Trump has had some successes, Boehner said, praising the president for his approach toward foreign policy and stating that international figures appreciate Trump's all-in approach toward fighting ISIS, especially when it comes to providing resources.
He gave a mixed review on the GOP's attempt to repeal and replace Obamacare, saying that Trump "did what he could" but that he would have rather seen Republicans try to "repair" the Affordable Care Act.
"Everything else he's done [in office] has been a complete disaster," said Boehner. "He's still learning how to be president."
But Americans still have it pretty good, said the retired congressman, who said he would never give up his life of drinking wine, smoking cigarettes, golfing, cutting his own grass and ironing his own clothes to become president.

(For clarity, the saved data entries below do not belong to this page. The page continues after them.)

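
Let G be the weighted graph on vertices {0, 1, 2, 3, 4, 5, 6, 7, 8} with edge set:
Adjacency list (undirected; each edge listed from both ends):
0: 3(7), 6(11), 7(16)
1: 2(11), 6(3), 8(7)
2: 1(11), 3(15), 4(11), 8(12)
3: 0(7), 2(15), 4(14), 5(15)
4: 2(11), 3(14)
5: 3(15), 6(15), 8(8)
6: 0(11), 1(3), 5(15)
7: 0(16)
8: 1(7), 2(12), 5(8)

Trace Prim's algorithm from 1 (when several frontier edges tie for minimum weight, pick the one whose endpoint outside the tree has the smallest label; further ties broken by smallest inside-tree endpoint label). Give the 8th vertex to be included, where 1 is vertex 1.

Prim, starting at 1.
Step 1: cheapest edge leaving the tree is 1—6 (3); add 6.
Step 2: cheapest edge leaving the tree is 1—8 (7); add 8.
Step 3: cheapest edge leaving the tree is 5—8 (8); add 5.
Step 4: cheapest edge leaving the tree is 0—6 (11); add 0.
Step 5: cheapest edge leaving the tree is 0—3 (7); add 3.
Step 6: cheapest edge leaving the tree is 1—2 (11); add 2.
Step 7: cheapest edge leaving the tree is 2—4 (11); add 4.
Step 8: cheapest edge leaving the tree is 0—7 (16); add 7.
Vertex order: 1, 6, 8, 5, 0, 3, 2, 4, 7. The 8th vertex is 4.

4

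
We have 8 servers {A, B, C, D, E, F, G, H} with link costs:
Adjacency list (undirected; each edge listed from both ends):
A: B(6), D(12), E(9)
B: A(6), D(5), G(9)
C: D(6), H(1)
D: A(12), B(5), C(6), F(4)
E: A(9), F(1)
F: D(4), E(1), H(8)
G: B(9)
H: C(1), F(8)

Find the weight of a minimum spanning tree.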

"I think Americans are the luckiest people on Earth," added Boehner. "We're the envy of the entire world. It's the only world where you can grow up as the son of a bartender and end up as the speaker of the U.S. House of Representatives."
Boehner abruptly retired in October 2015, amid conflict in the Republican-controlled House that stemmed from some of the more conservative members of his party opposing his leadership, notes FiveThirtyEight.
Despite the tense circumstances that led to his tearful resignation, the former speaker looked back and said that he absolutely made the right choice to leave.
"I wake up every day, drink my morning coffee and say 'Hallelujah, hallelujah, hallelujah,'" he told energy conference attendees, according to Rigzone.
But he still follows politics and has his fair share of opinions on how well his golfing buddy is running the country.
"I was a little more optimistic about [tax reform] early in the year; now my odds are 60/40," he said, calling tax reform "just a bunch of happy talk" and saying that the border adjustment tax was "deader than a doornail."